Il.  Defendant fails to establish that the remaining categories of documents are irrelevant

 

            Defendant’s narrow definition of relevance is contrary to the scope of allowable discovery under CCP §2017.010.   Unless otherwise limited by order of the court in accordance with this title, any party may obtain discovery regarding any matter, not privileged, that is relevant to the subject matter involved in the pending action or to the determination of any motion made in that action, if the matter either is itself admissible in evidence or appears reasonably calculated to lead to the discovery of admissible evidence. Discovery may relate to the claim or defense of the party seeking discovery or of any other party to the action.”  CCP §2017.010.

 

            “The statutory phrase ‘subject matter’ is ‘broader than the issues’ and is not limited to admissible evidence.  For discovery purposes, information is relevant if it might reasonably assist a party in evaluating the case, preparing for trial, or facilitating settlement.  Admissibility is not the test and information unless privileged, is discoverable if it might reasonably lead to admissible evidence.  These rules are applied liberally in favor of discovery, and (contrary to popular belief), fishing expeditions are permissible in some cases.”  Lopez v. Watchtower Bible & Tract Society of New York, Inc. (2016) 246 Cal.App.4th 566, 590–591. 

 

            Likewise, Defendant’s narrow understanding of what types of prior complaints are relevant to a negligent hiring claim is contrary to applicable law.  An essential element of a negligent hiring, supervision or retention claim of an employee is actual or constructive knowledge of the employee’s unfitness and that this unfitness created a particular risk to others.  See CACI 426.  Negligent hiring, supervision or retention “depends, in part, on showing that the risk of harm was reasonably foreseeable.  Foreseeability is determined light of all the circumstances and does not require prior identical events or injuriesIt is not necessary to prove that the very injury which occurred must have been foreseeable by the [defendant].  Their negligence is established if a reasonably prudent person would foresee that injuries of the same general type would be likely to happen in the absence of adequate safeguards.”  D.Z. v. Los Angeles United School Dist. (2019) 35 Cal.App.5th 210, 229. 

 

            The broad definition of “relevance” under CCP §2017.010.  Foreseeability for purposes of an employer’s constructive or actual knowledge is also broad, encompassing injuries of “the same general type,” and “does not require prior identical events or injuries.”  Defendant fails to establish that the requested documents involve conduct so far afield from the alleged wrongful conduct that they are irrelevant to the broad foreseeability analysis as an issue of law.  Given the applicable law, the requested documents are directly relevant to Plaintiff’s negligent hiring, etc. claim. 

 

            Defendant was required to establish good cause for issuance of the protective order as moving party.  Defendant’s fails to establish good cause for a protective order based either on relevance or overbreadth.

 

II.  Defendant’s privacy objection is overruled given the direct relevance of the requested documents to Plaintiff’s claim for negligent hiring, etc.

 

            Defendant argues the requested production violates his right of privacy.
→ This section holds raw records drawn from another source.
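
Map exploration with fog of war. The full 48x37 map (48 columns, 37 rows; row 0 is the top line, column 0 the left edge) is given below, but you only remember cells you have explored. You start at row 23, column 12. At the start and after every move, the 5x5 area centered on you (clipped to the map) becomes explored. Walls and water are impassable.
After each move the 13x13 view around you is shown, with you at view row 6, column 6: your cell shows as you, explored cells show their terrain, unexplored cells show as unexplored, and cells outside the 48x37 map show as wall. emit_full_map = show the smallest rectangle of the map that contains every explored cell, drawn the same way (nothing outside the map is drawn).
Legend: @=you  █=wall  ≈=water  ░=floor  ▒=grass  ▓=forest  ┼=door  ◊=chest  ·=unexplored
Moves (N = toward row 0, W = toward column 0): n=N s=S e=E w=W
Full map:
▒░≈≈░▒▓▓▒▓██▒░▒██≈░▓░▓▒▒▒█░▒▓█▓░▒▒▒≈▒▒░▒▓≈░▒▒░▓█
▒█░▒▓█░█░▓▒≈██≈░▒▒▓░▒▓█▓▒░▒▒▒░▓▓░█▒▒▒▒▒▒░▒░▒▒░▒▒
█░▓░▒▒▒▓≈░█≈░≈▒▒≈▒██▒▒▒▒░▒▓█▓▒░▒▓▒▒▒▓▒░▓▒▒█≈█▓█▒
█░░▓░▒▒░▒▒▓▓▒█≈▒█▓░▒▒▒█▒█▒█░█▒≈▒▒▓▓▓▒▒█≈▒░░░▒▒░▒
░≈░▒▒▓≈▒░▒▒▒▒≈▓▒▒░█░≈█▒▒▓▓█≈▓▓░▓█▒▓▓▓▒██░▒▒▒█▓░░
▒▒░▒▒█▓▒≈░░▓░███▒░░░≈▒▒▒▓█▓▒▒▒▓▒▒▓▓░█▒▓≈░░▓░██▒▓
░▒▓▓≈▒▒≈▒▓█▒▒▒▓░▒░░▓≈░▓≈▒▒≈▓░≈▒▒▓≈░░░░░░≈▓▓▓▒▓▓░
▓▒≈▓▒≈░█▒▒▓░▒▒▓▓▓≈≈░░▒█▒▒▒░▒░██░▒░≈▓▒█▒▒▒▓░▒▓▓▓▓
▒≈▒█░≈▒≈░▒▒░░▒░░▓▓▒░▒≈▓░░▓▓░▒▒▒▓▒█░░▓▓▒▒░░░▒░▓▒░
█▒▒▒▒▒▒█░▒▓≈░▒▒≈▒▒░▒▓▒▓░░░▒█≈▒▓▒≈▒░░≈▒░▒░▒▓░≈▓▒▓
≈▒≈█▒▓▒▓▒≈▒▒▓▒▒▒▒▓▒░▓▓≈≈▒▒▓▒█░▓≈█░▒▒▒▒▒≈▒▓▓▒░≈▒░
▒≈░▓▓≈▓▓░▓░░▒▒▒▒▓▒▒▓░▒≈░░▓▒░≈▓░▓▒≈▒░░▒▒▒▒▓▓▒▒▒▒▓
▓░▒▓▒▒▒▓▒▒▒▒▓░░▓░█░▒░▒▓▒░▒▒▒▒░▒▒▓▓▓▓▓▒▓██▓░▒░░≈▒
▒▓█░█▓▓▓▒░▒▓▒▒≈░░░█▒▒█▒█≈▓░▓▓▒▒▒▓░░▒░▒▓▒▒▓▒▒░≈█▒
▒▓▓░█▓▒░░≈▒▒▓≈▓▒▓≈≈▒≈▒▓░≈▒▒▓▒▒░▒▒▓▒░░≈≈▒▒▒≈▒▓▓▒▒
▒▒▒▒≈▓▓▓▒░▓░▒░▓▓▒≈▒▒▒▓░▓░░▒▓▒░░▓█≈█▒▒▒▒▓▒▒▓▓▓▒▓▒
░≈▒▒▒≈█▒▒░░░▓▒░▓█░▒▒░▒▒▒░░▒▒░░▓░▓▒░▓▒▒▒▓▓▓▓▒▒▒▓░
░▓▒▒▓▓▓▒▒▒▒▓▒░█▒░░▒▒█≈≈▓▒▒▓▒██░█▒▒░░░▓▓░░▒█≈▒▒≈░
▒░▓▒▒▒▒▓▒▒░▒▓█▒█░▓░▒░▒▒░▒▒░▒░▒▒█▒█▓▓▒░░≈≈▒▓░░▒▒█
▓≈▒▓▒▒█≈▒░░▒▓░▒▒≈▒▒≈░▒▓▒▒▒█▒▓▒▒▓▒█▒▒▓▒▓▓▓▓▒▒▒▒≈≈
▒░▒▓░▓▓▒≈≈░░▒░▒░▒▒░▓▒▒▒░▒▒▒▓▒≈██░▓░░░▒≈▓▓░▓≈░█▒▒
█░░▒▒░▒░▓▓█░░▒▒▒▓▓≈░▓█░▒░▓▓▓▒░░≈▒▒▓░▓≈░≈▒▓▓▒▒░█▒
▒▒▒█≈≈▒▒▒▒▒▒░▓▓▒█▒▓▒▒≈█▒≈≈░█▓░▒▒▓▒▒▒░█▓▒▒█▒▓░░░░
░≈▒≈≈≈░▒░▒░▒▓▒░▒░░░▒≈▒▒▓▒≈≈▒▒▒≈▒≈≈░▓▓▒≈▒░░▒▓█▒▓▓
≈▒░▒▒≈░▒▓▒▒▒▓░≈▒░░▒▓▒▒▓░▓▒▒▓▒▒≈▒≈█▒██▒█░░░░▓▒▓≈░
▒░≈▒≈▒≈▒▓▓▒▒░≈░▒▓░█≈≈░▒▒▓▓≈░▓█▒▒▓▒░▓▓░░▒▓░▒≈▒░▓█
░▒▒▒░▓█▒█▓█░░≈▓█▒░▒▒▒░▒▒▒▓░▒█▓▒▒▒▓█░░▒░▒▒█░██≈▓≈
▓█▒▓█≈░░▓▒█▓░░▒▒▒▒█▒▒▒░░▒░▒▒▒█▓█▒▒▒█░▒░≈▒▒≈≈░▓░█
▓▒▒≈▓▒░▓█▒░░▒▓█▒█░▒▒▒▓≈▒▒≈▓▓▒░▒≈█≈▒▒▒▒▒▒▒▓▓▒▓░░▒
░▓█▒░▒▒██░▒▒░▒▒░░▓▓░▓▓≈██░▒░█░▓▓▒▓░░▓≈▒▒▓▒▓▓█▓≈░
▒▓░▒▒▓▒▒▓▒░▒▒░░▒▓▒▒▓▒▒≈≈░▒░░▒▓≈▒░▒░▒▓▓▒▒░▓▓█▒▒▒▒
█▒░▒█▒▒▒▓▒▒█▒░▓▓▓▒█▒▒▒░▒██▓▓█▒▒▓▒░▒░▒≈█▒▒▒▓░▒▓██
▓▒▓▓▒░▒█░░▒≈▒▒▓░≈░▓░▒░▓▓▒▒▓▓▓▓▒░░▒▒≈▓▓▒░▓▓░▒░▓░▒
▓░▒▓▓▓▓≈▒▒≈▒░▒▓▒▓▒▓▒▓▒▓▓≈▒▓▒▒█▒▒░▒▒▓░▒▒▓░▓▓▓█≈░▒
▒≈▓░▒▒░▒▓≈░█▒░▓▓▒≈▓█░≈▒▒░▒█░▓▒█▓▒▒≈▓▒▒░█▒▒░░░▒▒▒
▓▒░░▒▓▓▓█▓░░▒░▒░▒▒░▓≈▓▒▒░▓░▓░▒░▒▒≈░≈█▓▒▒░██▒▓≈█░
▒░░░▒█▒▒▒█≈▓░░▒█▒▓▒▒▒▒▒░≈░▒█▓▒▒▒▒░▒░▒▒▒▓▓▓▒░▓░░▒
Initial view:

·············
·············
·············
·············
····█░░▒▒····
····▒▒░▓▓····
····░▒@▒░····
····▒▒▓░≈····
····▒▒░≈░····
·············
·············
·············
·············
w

·············
·············
·············
·············
····▓█░░▒▒···
····▒▒▒░▓▓···
····▒░@▓▒░···
····▒▒▒▓░≈···
····▓▒▒░≈░···
·············
·············
·············
·············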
Defendant argues good cause for issuance of the requested protective order based on his right of privacy.   

 

“In Hill, we established a framework for evaluating potential invasions of privacy. The party asserting a privacy right must establish a legally protected privacy interest, an objectively reasonable expectation of privacy in the given circumstances, and a threatened intrusion that is serious.  The party seeking information may raise in response whatever legitimate and important countervailing interests disclosure serves, while the party seeking protection may identify feasible alternatives that serve the same interests or protective measures that would diminish the loss of privacy. A court must then balance these competing considerations.”  Williams v. Superior Court (2017) 3 Cal.5th 531, 552 (citing Hill v. National Collegiate Athletic Assn. (1994) 7 Cal.4th 1, 35).

 

            “In general, the court should not proceed to balancing unless a satisfactory threshold showing is made. A defendant is entitled to prevail if it negates any of the three required elements. A defendant can also prevail at the balancing stage. An otherwise actionable invasion of privacy may be legally justified if it substantively furthers one or more legitimate competing interests. (Hill, at p. 40, 26 Cal.Rptr.2d 834, 865 P.2d 633.) Conversely, the invasion may be unjustified if the claimant can point to “feasible and effective alternatives” with “a lesser impact on privacy interests.” County of Los Angeles v. Los Angeles County Employee Relations Com. (2013) 56 Cal.4th 905, 926.

 

            All parties agree that there is a legally protected privacy interest in one’s own personnel file.  Defendant fails, however, to establish a reasonable expectation of privacy in the given circumstances.  He and his employer are being sued for his alleged sexual assault of Plaintiff and Plaintiff is claiming that his employer had actual or constructive knowledge of his unfitness for employment.  Actual or constructive knowledge requires Plaintiff to delve into Defendant Dos Santos’s employment history with Defendant Men’s Health, particularly prior transgressions, complaints, disciplinary action and remedial training or “coaching.”  See e.g. Rosales v. City of Los Angeles (2000) 82 Cal.App.4th 419, 428 (officer failed to state a claim for invasion of privacy based on City’s release of his personnel records in prior litigation by alleged victim of officer’s sexual assault because no reasonable expectation of privacy over records existed in action alleging sexual misconduct during his employment as officer). 

 

            Defendant also fails to establish a serious intrusion.  Plaintiff is seeking production of his personnel file for use in this action.  Defendant’s concerns would be addressed by a standard protective order, which would prevent improper or unnecessary disclosure of the personnel file.  Defendant has not established good cause for the requested protective order, which would excuse Defendants from producing any of the requested documents. 

 

            Based on this analysis, the disputed categories of documents are discoverable and the protective order to prevent any production is denied.  However, the Court agrees that any documents created after the subject incident and that are unrelated to the subject incident or Dos Santos’ termination are irrelevant.  In addition, the Court agrees that a standard protective order is required to protect Plaintiff’s privacy interests. 

 

            Defendant’s Motion for Protective Order is GRANTED in part and DENIED in part.  Defendants are ordered to produce responsive documents from the beginning of Dos Santos’ employment with Men’s Health until the date Dos Santos left Men’s Health’s employment.  Defendants are only required to produce those documents created after the date of the subject incident if they pertain to the incident and/or termination of Dos Santos’ relationship with Men’s Health.  In addition, parties are to execute a standard protective order.  Defendants are ordered to produce documents in accordance with this Court’s order within 20 days.